Even more, nihilism tells us exactly how venal and short-sighted most people are, because it explains how they are trapped in the self and unable to connect to the world beyond. Whether they become materialists or religious fanatics, they embrace the same dysfunction, which is idealizing the mental model of reality more than the quest to refine that model.

In so doing, they make themselves agents of the anti-real. Instead of a study of life, we have a study of the self, but only on the surface, because to look deep within — at the level of existential, moral, spiritual and intellectual growth — is to discover the necessity of reality. To avoid that, they fetishize the trivial as a means of aggrandizing the personal, and the result is a steady flow of mental spam and social demands.

Nihilism acts like a paint stripper, removing the false external and the herdist social control instinct, replacing it with a raw emptiness which will devour the personality unless a purpose related to reality intervenes:

The passage evokes a kind of impersonal awe, a cold rationalism, a null-state. In the late 1940s, the Japanese philosopher Keiji Nishitani would summarize Nietzsche’s fable in different terms. “The anthropomorphic view of the world,” he writes, “according to which the intention or will of someone lies behind events in the external world, has been totally refuted by science. Nietzsche wanted to erase the last vestiges of this anthropomorphism by applying the critique to the inner world as well.”

Both Nietzsche and Nishitani point to the horizon of nihilism – the granularity of the human.

Most people do not act except with a social target, which in turn flatters the ego because other minds like their own seem like extensions of their own minds at that point.

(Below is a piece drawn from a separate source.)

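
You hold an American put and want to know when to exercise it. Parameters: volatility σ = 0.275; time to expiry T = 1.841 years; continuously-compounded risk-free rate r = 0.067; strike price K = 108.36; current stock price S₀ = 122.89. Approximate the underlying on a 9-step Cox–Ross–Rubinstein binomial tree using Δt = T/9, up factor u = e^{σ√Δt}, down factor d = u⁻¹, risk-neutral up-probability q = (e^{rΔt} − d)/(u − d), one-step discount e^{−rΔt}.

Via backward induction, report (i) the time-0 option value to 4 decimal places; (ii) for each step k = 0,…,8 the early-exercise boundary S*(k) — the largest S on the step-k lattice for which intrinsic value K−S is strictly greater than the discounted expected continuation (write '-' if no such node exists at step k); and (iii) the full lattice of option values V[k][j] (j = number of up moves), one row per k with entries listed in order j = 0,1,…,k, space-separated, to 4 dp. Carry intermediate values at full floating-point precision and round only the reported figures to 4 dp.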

The goal of the individual in this case is not to make the most of life, but to control what is convenient for them, so they can continue to think backward via rationalism.

In this sense, modern people are like Ahab in Moby-Dick: obsessed by the need to control that which refuses to bend to their will. This process is addiction like masochism or heroin, and it gradually destroys them, much as it eats up a society when it is weaponized in collectivized individualism, or Crowdism.

We can see two alternatives to this that do not work. The first is the raw unselfconscious impulsive behavior of third world societies; the other, the impassive solipsism of the Oriental religions. The former removes all function of the conscious mind in order to avoid the possibility of error, and the latter craftily confuses the mind with the world in the name of doing the opposite.

The Asiatic method renders the quest for reality as an entirely personal endeavor, at which point it takes on the aspects of backward rationalization: instead of pushing the individual to accept more of reality, it selects those parts of reality which are convenient, creating a “cherry-picking” effect. This is similar to Western dualism, which erects a false secondary “world” of theological symbolism that is designed to placate the individual.

The Black Pill is the only alternative. It removes the various crutches — material, ego, emotion — used by the individual, and renders the individual as a means to the end of perceiving reality and doing right by it. This de-emphasizes the individual and moves thought forward once again.